Clues to the Formation of Our Solar System from a Nearby Star-Forming Region

Astronomers are learning more about the conditions under which our solar system was formed thanks to an active star formation zone in the constellation Ophiuchus. A new analysis of the Ophiuchus star-forming complex, in particular, reveals how our solar system may have grown enriched in radioactive elements with short half-lives.

Scientists analyzing particular mineral inclusions in meteorites concluded that they were pure remnants of the infant solar system and contained the decay products of short-lived radionuclides, and evidence of this enrichment process has been around since the 1970s.

A nearby exploding star (a supernova) or the strong stellar winds from a type of large star known as a Wolf-Rayet star could have blasted these radioactive elements onto the young solar system.

The researchers used multi-wavelength observations of the Ophiuchus star-forming region, including spectacular new infrared data, to reveal interactions between star-forming gas clouds and radionuclides produced in a nearby cluster of young stars, according to a new study published in Nature Astronomy on August 16.

Supernovas in the star cluster are the most likely source of short-lived radionuclides in the star-forming clouds, according to their research.

“Our solar system was most likely formed in a giant molecular cloud together with a young stellar cluster, and one or more supernova events from some massive stars in this cluster contaminated the gas which turned into the sun and its planetary system,” said coauthor Douglas N. C. Lin, professor emeritus of astronomy and astrophysics at UC Santa Cruz.

“Although this scenario has been suggested in the past, the strength of this paper is to use multi-wavelength observations and a sophisticated statistical analysis to deduce a quantitative measurement of the model’s likelihood.”

Data from space-based gamma-ray telescopes enable the identification of gamma rays released by the short-lived radioactive aluminum-26, according to first author John Forbes of the Flatiron Institute’s Center for Computational Astrophysics.

Our solar system was most likely formed in a giant molecular cloud together with a young stellar cluster, and one or more supernova events from some massive stars in this cluster contaminated the gas which turned into the sun and its planetary system. Although this scenario has been suggested in the past, the strength of this paper is to use multi-wavelength observations and sophisticated statistical analysis to deduce a quantitative measurement of the model’s likelihood.

Douglas N. C. Lin

“These are challenging observations. We can only convincingly detect it in two star-forming regions, and the best data are from the Ophiuchus complex,” he said.

Many dense protostellar cores in various phases of star formation and protoplanetary disk growth may be found in the Ophiuchus cloud complex, which represents the earliest stages in the formation of a planetary system.

The researchers were able to visualize a flow of aluminum-26 from a nearby star cluster toward the Ophiuchus star-forming area by merging imaging data at wavelengths spanning from millimeters to gamma rays.

“The enrichment process we’re seeing in Ophiuchus is consistent with what happened during the formation of the solar system 5 billion years ago,” Forbes said. “Once we saw this nice example of how the process might happen, we set about trying to model the nearby star cluster that produced the radionuclides we see today in gamma rays.”

Forbes created a model that takes into consideration the mass, age, and likelihood of exploding as a supernova of any massive star that could have existed in this region, as well as the potential yields of aluminum-26 from stellar winds and supernovas. He was able to use the model to calculate the possibilities of various scenarios for the manufacturing of aluminum-26, which is still in use today.

“We now have enough information to say that there is a 59 percent chance it is due to supernovas and a 68 percent chance that it’s from multiple sources and not just one supernova,” Forbes said.

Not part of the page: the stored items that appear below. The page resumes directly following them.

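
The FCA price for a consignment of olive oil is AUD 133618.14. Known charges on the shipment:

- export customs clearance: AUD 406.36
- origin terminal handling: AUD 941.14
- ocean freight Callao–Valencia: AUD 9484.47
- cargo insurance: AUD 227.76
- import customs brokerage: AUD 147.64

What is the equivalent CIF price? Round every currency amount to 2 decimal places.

CIF price: AUD 144271.51

Not relevant to the conversion: export clearance — on the seller under both FCA and CIF; already in the FCA price and stays in the CIF price. brokerage — on the buyer under both terms; not part of either seller's price.
From FCA to CIF, the seller additionally bears: origin terminal, freight, insurance.
CIF price = 133618.14 + 941.14 + 9484.47 + 227.76 = 144271.51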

Lin explained that this form of statistical research assigns odds to situations that have been debated by astronomers for the past 50 years.

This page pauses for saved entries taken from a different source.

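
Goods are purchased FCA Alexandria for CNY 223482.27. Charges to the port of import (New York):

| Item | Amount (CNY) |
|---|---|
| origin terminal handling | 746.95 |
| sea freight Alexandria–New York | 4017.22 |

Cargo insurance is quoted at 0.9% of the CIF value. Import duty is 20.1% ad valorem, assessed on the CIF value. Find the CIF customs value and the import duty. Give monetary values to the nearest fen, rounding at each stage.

Let C be the CIF value. C = FCA price + pre-shipment costs + freight + 0.9% × C
C − 0.9% × C = 223482.27 + 746.95 + 4017.22
0.991 × C = 228246.44
C = 228246.44 / 0.991 = 230319.31
Insurance premium = 0.9% × 230319.31 = 2072.87
Import duty = 230319.31 × 20.1% = 46294.18

CIF value: CNY 230319.31; import duty: CNY 46294.18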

“This is the new direction for astronomy, to quantify the likelihood,” he said.

The new studies also demonstrate that the amount of short-lived radionuclides integrated into freshly developing star systems varies greatly.

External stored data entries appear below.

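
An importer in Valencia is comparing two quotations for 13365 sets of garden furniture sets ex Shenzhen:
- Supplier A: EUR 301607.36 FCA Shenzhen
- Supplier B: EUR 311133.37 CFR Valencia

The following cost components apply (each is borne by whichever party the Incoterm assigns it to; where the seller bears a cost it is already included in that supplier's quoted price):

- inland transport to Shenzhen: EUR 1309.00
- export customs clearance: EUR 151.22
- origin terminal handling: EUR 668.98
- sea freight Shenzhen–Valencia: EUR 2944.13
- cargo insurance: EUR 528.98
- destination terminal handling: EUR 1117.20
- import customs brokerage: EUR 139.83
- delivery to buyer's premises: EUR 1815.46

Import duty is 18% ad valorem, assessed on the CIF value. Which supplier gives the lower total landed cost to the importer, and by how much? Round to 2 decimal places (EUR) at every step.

Supplier A is cheaper by EUR 6977.22

Supplier A (FCA):
CIF value = FCA price + origin terminal + freight + insurance = 301607.36 + 668.98 + 2944.13 + 528.98 = 305749.45
Import duty = 305749.45 × 18% = 55034.90
Buyer bears (A): 668.98 + 2944.13 + 528.98 + 1117.20 + 139.83 + 1815.46 = 7214.58
Landed cost (A) = invoice 301607.36 + 7214.58 + duty 55034.90 = 363856.84
Supplier B (CFR):
CIF value = CFR price + insurance = 311133.37 + 528.98 = 311662.35
Import duty = 311662.35 × 18% = 56099.22
Buyer bears (B): 528.98 + 1117.20 + 139.83 + 1815.46 = 3601.47
Landed cost (B) = invoice 311133.37 + 3601.47 + duty 56099.22 = 370834.06
Difference = |363856.84 − 370834.06| = 6977.22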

“Many new star systems will be born with aluminum-26 abundances in line with our solar system, but the variation is huge several orders of magnitude,” Forbes said. “This matters for the early evolution of planetary systems, since aluminum-26 is the main early heating source. More aluminum-26 probably means drier planets.”

Coauthor João Alves of the University of Vienna gathered the infrared data, which allowed the team to peek through dusty clouds into the heart of the star-forming complex, as part of the European Southern Observatory’s VISION investigation of nearby stellar nurseries using the VISTA telescope in Chile.

“There is nothing special about Ophiuchus as a star formation region,” Alves said. “It is just a typical configuration of gas and young massive stars, so our results should be representative of the enrichment of short-lived radioactive elements in star and planet formation across the Milky Way.”

Data from the European Space Agency’s (ESA) Herschel Space Observatory, the ESA’s Planck satellite, and NASA’s Compton Gamma Ray Observatory were also utilized by the researchers.